City Council to Take Up Consolidation Today

On September 1, 2009, in News 2009, by Mark Norris

ANDY MEEK | The Daily News September 1, 2009 The Memphis City Council this afternoon is scheduled to discuss a proposal to set up a new charter commission to create a metro government charter. The measure is a companion resolution to one the Shelby County Commission began debating last week, with the two bodies’ work […]

ANDY MEEK | The Daily News
September 1, 2009

The Memphis City Council this afternoon is scheduled to discuss a proposal to set up a new charter commission to create a metro government charter. The measure is a companion resolution to one the Shelby County Commission began debating last week, with the two bodies’ work reflecting the support a metro charter commission would have to get from city voters and those outside the city.

The City Council’s metro charter talk will be part of the body’s executive committee session, which starts at 1 p.m. at City Hall, 125 N. Main St. For a full meeting agenda, see Page 10.

If or when

If the idea makes it to the referenda stage, it will be the first time in 30 years government consolidation has been put before voters. But that’s still a big “if” at this point.

One of the rallying points for consolidation opponents has been the possibility it would include merging the two local public school systems. Consolidation supporters such as Shelby County Mayor A C Wharton Jr. have long touted their preference for merging the governments while leaving the school systems alone, and that’s one reason the current discussion is this far along.

But the question of how schools would be affected by combining both governments continues to loom over everything else.

“The voters outside the city are never going to seriously consider any metro form of government if the Shelby County schools are included,” said state Sen. Mark Norris, R-Collierville. “And that’s only one of the problems. But it’s the first and largest single issue to my constituents.”

At this point, it’s still difficult to say what could or would happen to the school systems under a consolidation plan. Barring a definitive legal decision, there’s also much uncertainty over what state law envisions should occur if Memphis and Shelby County governments were to merge.

Not so clear anymore

Only a few months ago, part of the Tennessee Code dealing with the writing of a metro charter read: “The proposed metropolitan charter shall provide … for the consolidation of the existing school systems with the county and city or cities, including the creation of a metropolitan board of education, which board may be vested with power to appoint a director of schools.”

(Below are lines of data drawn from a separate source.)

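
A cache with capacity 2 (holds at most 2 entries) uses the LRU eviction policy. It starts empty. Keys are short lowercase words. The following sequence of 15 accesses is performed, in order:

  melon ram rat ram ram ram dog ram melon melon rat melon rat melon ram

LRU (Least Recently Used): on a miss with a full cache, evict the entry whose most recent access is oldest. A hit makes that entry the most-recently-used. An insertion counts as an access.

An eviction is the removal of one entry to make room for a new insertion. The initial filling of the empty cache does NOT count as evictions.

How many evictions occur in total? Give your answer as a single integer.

Answer: 5

Derivation:
LRU simulation (capacity=2):
  1. access melon: MISS. Cache (LRU->MRU): [melon]
  2. access ram: MISS. Cache (LRU->MRU): [melon ram]
  3. access rat: MISS, evict melon. Cache (LRU->MRU): [ram rat]
  4. access ram: HIT. Cache (LRU->MRU): [rat ram]
  5. access ram: HIT. Cache (LRU->MRU): [rat ram]
  6. access ram: HIT. Cache (LRU->MRU): [rat ram]
  7. access dog: MISS, evict rat. Cache (LRU->MRU): [ram dog]
  8. access ram: HIT. Cache (LRU->MRU): [dog ram]
  9. access melon: MISS, evict dog. Cache (LRU->MRU): [ram melon]
  10. access melon: HIT. Cache (LRU->MRU): [ram melon]
  11. access rat: MISS, evict ram. Cache (LRU->MRU): [melon rat]
  12. access melon: HIT. Cache (LRU->MRU): [rat melon]
  13. access rat: HIT. Cache (LRU->MRU): [melon rat]
  14. access melon: HIT. Cache (LRU->MRU): [rat melon]
  15. access ram: MISS, evict rat. Cache (LRU->MRU): [melon ram]
Total: 8 hits, 7 misses, 5 evictions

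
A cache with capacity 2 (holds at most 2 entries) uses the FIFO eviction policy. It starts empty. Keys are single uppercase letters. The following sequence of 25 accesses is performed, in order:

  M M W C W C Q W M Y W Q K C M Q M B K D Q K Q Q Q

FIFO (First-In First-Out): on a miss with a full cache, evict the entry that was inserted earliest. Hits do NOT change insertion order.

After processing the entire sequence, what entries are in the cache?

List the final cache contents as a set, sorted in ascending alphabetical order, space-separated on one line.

FIFO simulation (capacity=2):
  1. access M: MISS. Cache (old->new): [M]
  2. access M: HIT. Cache (old->new): [M]
  3. access W: MISS. Cache (old->new): [M W]
  4. access C: MISS, evict M. Cache (old->new): [W C]
  5. access W: HIT. Cache (old->new): [W C]
  6. access C: HIT. Cache (old->new): [W C]
  7. access Q: MISS, evict W. Cache (old->new): [C Q]
  8. access W: MISS, evict C. Cache (old->new): [Q W]
  9. access M: MISS, evict Q. Cache (old->new): [W M]
  10. access Y: MISS, evict W. Cache (old->new): [M Y]
  11. access W: MISS, evict M. Cache (old->new): [Y W]
  12. access Q: MISS, evict Y. Cache (old->new): [W Q]
  13. access K: MISS, evict W. Cache (old->new): [Q K]
  14. access C: MISS, evict Q. Cache (old->new): [K C]
  15. access M: MISS, evict K. Cache (old->new): [C M]
  16. access Q: MISS, evict C. Cache (old->new): [M Q]
  17. access M: HIT. Cache (old->new): [M Q]
  18. access B: MISS, evict M. Cache (old->new): [Q B]
  19. access K: MISS, evict Q. Cache (old->new): [B K]
  20. access D: MISS, evict B. Cache (old->new): [K D]
  21. access Q: MISS, evict K. Cache (old->new): [D Q]
  22. access K: MISS, evict D. Cache (old->new): [Q K]
  23. access Q: HIT. Cache (old->new): [Q K]
  24. access Q: HIT. Cache (old->new): [Q K]
  25. access Q: HIT. Cache (old->new): [Q K]
Total: 7 hits, 18 misses, 16 evictions

Answer: K Q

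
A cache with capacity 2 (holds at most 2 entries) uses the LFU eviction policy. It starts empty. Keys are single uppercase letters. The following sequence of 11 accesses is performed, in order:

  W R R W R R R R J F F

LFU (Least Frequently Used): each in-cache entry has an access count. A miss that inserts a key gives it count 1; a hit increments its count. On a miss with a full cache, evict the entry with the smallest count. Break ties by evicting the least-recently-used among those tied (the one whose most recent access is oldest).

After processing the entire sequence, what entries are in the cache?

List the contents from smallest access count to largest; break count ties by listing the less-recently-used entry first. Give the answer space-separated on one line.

Answer: F R

Derivation:
LFU simulation (capacity=2):
  1. access W: MISS. Cache: [W(c=1)]
  2. access R: MISS. Cache: [W(c=1) R(c=1)]
  3. access R: HIT, count now 2. Cache: [W(c=1) R(c=2)]
  4. access W: HIT, count now 2. Cache: [R(c=2) W(c=2)]
  5. access R: HIT, count now 3. Cache: [W(c=2) R(c=3)]
  6. access R: HIT, count now 4. Cache: [W(c=2) R(c=4)]
  7. access R: HIT, count now 5. Cache: [W(c=2) R(c=5)]
  8. access R: HIT, count now 6. Cache: [W(c=2) R(c=6)]
  9. access J: MISS, evict W(c=2). Cache: [J(c=1) R(c=6)]
  10. access F: MISS, evict J(c=1). Cache: [F(c=1) R(c=6)]
  11. access F: HIT, count now 2. Cache: [F(c=2) R(c=6)]
Total: 7 hits, 4 misses, 2 evictions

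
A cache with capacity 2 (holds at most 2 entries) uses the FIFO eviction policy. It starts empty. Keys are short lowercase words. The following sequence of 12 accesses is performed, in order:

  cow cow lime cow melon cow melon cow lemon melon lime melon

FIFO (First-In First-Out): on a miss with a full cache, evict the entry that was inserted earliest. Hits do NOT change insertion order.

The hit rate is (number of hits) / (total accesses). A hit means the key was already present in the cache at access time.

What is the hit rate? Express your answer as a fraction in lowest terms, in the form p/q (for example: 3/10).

Answer: 5/12

Derivation:
FIFO simulation (capacity=2):
  1. access cow: MISS. Cache (old->new): [cow]
  2. access cow: HIT. Cache (old->new): [cow]
  3. access lime: MISS. Cache (old->new): [cow lime]
  4. access cow: HIT. Cache (old->new): [cow lime]
  5. access melon: MISS, evict cow. Cache (old->new): [lime melon]
  6. access cow: MISS, evict lime. Cache (old->new): [melon cow]
  7. access melon: HIT. Cache (old->new): [melon cow]
  8. access cow: HIT. Cache (old->new): [melon cow]
  9. access lemon: MISS, evict melon. Cache (old->new): [cow lemon]
  10. access melon: MISS, evict cow. Cache (old->new): [lemon melon]
  11. access lime: MISS, evict lemon. Cache (old->new): [melon lime]
  12. access melon: HIT. Cache (old->new): [melon lime]
Total: 5 hits, 7 misses, 5 evictions

Hit rate = 5/12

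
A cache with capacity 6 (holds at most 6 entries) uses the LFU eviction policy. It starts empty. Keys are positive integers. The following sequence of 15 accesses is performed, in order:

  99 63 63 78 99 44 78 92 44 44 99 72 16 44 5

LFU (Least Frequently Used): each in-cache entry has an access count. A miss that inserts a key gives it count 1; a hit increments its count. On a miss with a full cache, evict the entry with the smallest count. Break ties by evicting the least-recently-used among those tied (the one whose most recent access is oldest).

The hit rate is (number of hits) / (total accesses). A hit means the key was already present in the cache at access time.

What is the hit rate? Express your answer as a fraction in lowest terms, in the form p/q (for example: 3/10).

Answer: 7/15

Derivation:
LFU simulation (capacity=6):
  1. access 99: MISS. Cache: [99(c=1)]
  2. access 63: MISS. Cache: [99(c=1) 63(c=1)]
  3. access 63: HIT, count now 2. Cache: [99(c=1) 63(c=2)]
  4. access 78: MISS. Cache: [99(c=1) 78(c=1) 63(c=2)]
  5. access 99: HIT, count now 2. Cache: [78(c=1) 63(c=2) 99(c=2)]
  6. access 44: MISS. Cache: [78(c=1) 44(c=1) 63(c=2) 99(c=2)]
  7. access 78: HIT, count now 2. Cache: [44(c=1) 63(c=2) 99(c=2) 78(c=2)]
  8. access 92: MISS. Cache: [44(c=1) 92(c=1) 63(c=2) 99(c=2) 78(c=2)]
  9. access 44: HIT, count now 2. Cache: [92(c=1) 63(c=2) 99(c=2) 78(c=2) 44(c=2)]
  10. access 44: HIT, count now 3. Cache: [92(c=1) 63(c=2) 99(c=2) 78(c=2) 44(c=3)]
  11. access 99: HIT, count now 3. Cache: [92(c=1) 63(c=2) 78(c=2) 44(c=3) 99(c=3)]
  12. access 72: MISS. Cache: [92(c=1) 72(c=1) 63(c=2) 78(c=2) 44(c=3) 99(c=3)]
  13. access 16: MISS, evict 92(c=1). Cache: [72(c=1) 16(c=1) 63(c=2) 78(c=2) 44(c=3) 99(c=3)]
  14. access 44: HIT, count now 4. Cache: [72(c=1) 16(c=1) 63(c=2) 78(c=2) 99(c=3) 44(c=4)]
  15. access 5: MISS, evict 72(c=1). Cache: [16(c=1) 5(c=1) 63(c=2) 78(c=2) 99(c=3) 44(c=4)]
Total: 7 hits, 8 misses, 2 evictions

Hit rate = 7/15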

The Tennessee General Assembly amended that language this summer. But until they did so, Shelby County Attorney Brian Kuhn told The Daily News, the law was clear: At that point, a metro charter would have had to provide for school consolidation.

That reality might supply grist for wary consolidation opponents who have met with skepticism what Wharton and others have advocated about leaving the school systems untouched.

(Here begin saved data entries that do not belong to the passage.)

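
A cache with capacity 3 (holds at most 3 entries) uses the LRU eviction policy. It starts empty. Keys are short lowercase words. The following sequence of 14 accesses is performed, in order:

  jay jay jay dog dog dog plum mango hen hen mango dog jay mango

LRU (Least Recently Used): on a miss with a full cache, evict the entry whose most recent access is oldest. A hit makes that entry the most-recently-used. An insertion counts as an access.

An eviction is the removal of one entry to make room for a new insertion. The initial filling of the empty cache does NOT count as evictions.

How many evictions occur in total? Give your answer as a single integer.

LRU simulation (capacity=3):
  1. access jay: MISS. Cache (LRU->MRU): [jay]
  2. access jay: HIT. Cache (LRU->MRU): [jay]
  3. access jay: HIT. Cache (LRU->MRU): [jay]
  4. access dog: MISS. Cache (LRU->MRU): [jay dog]
  5. access dog: HIT. Cache (LRU->MRU): [jay dog]
  6. access dog: HIT. Cache (LRU->MRU): [jay dog]
  7. access plum: MISS. Cache (LRU->MRU): [jay dog plum]
  8. access mango: MISS, evict jay. Cache (LRU->MRU): [dog plum mango]
  9. access hen: MISS, evict dog. Cache (LRU->MRU): [plum mango hen]
  10. access hen: HIT. Cache (LRU->MRU): [plum mango hen]
  11. access mango: HIT. Cache (LRU->MRU): [plum hen mango]
  12. access dog: MISS, evict plum. Cache (LRU->MRU): [hen mango dog]
  13. access jay: MISS, evict hen. Cache (LRU->MRU): [mango dog jay]
  14. access mango: HIT. Cache (LRU->MRU): [dog jay mango]
Total: 7 hits, 7 misses, 4 evictions

Answer: 4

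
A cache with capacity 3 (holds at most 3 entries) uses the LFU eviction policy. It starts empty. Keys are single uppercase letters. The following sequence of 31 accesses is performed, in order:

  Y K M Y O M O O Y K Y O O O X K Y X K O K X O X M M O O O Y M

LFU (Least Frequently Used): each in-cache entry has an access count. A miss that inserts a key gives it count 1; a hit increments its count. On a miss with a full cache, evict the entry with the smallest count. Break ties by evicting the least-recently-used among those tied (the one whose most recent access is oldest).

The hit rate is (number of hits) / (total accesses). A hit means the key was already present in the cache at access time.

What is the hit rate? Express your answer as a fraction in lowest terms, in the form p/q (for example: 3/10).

LFU simulation (capacity=3):
  1. access Y: MISS. Cache: [Y(c=1)]
  2. access K: MISS. Cache: [Y(c=1) K(c=1)]
  3. access M: MISS. Cache: [Y(c=1) K(c=1) M(c=1)]
  4. access Y: HIT, count now 2. Cache: [K(c=1) M(c=1) Y(c=2)]
  5. access O: MISS, evict K(c=1). Cache: [M(c=1) O(c=1) Y(c=2)]
  6. access M: HIT, count now 2. Cache: [O(c=1) Y(c=2) M(c=2)]
  7. access O: HIT, count now 2. Cache: [Y(c=2) M(c=2) O(c=2)]
  8. access O: HIT, count now 3. Cache: [Y(c=2) M(c=2) O(c=3)]
  9. access Y: HIT, count now 3. Cache: [M(c=2) O(c=3) Y(c=3)]
  10. access K: MISS, evict M(c=2). Cache: [K(c=1) O(c=3) Y(c=3)]
  11. access Y: HIT, count now 4. Cache: [K(c=1) O(c=3) Y(c=4)]
  12. access O: HIT, count now 4. Cache: [K(c=1) Y(c=4) O(c=4)]
  13. access O: HIT, count now 5. Cache: [K(c=1) Y(c=4) O(c=5)]
  14. access O: HIT, count now 6. Cache: [K(c=1) Y(c=4) O(c=6)]
  15. access X: MISS, evict K(c=1). Cache: [X(c=1) Y(c=4) O(c=6)]
  16. access K: MISS, evict X(c=1). Cache: [K(c=1) Y(c=4) O(c=6)]
  17. access Y: HIT, count now 5. Cache: [K(c=1) Y(c=5) O(c=6)]
  18. access X: MISS, evict K(c=1). Cache: [X(c=1) Y(c=5) O(c=6)]
  19. access K: MISS, evict X(c=1). Cache: [K(c=1) Y(c=5) O(c=6)]
  20. access O: HIT, count now 7. Cache: [K(c=1) Y(c=5) O(c=7)]
  21. access K: HIT, count now 2. Cache: [K(c=2) Y(c=5) O(c=7)]
  22. access X: MISS, evict K(c=2). Cache: [X(c=1) Y(c=5) O(c=7)]
  23. access O: HIT, count now 8. Cache: [X(c=1) Y(c=5) O(c=8)]
  24. access X: HIT, count now 2. Cache: [X(c=2) Y(c=5) O(c=8)]
  25. access M: MISS, evict X(c=2). Cache: [M(c=1) Y(c=5) O(c=8)]
  26. access M: HIT, count now 2. Cache: [M(c=2) Y(c=5) O(c=8)]
  27. access O: HIT, count now 9. Cache: [M(c=2) Y(c=5) O(c=9)]
  28. access O: HIT, count now 10. Cache: [M(c=2) Y(c=5) O(c=10)]
  29. access O: HIT, count now 11. Cache: [M(c=2) Y(c=5) O(c=11)]
  30. access Y: HIT, count now 6. Cache: [M(c=2) Y(c=6) O(c=11)]
  31. access M: HIT, count now 3. Cache: [M(c=3) Y(c=6) O(c=11)]
Total: 20 hits, 11 misses, 8 evictions

Hit rate = 20/31

Answer: 20/31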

The Legislature since has thrown out the earlier wording and replaced it with the following: “The proposed metropolitan charter shall provide … for the consolidation of the existing school systems with the county and city or cities, including the creation of a metropolitan board of education, which board may be vested with power to appoint a director of schools, if there are no special school districts operating in the county. If one or more special school districts operate within the county, then the metropolitan charter need not provide for the consolidation of the existing school systems. If the school districts are not consolidated, then any special school district shall continue to exist as a separate entity.”

Tinge of ambiguity

The state Legislature created the Memphis school district as a special school district in the 1800s. So the new language would seem to give any metro charter commission the option to include a schools merger if the members want that.

But barring new legislative action or a court decision, Norris said there still may be maneuvering room for proponents to push for consolidation that merges the schools.

Though the new legislative language refers to special school districts, for example, the city school district does not operate the same way most special school districts do in the state. The city schools’ Board of Education does not have taxing power, relying instead on city funding from the City Council.

Special school districts elsewhere in the state usually do have that taxing power.

In another apparent reference to the special school district status in Memphis, a different portion of state law also reads: “All special school districts that are not taxing districts are abolished.”

The amendment passed this summer that takes away the mandate to include school consolidation in a metro charter could be interpreted as leaving the matter discretionary. But Kuhn said he isn’t sure about that.

“The amendment to the state law is a little tricky as to whether or not (the charter commission) would have the option,” he said. “I don’t think there are any (attorney general) opinions or (county attorney) opinions on the issue on whether or not a metro charter commission would have an option to merge the school systems if there is a special school district.”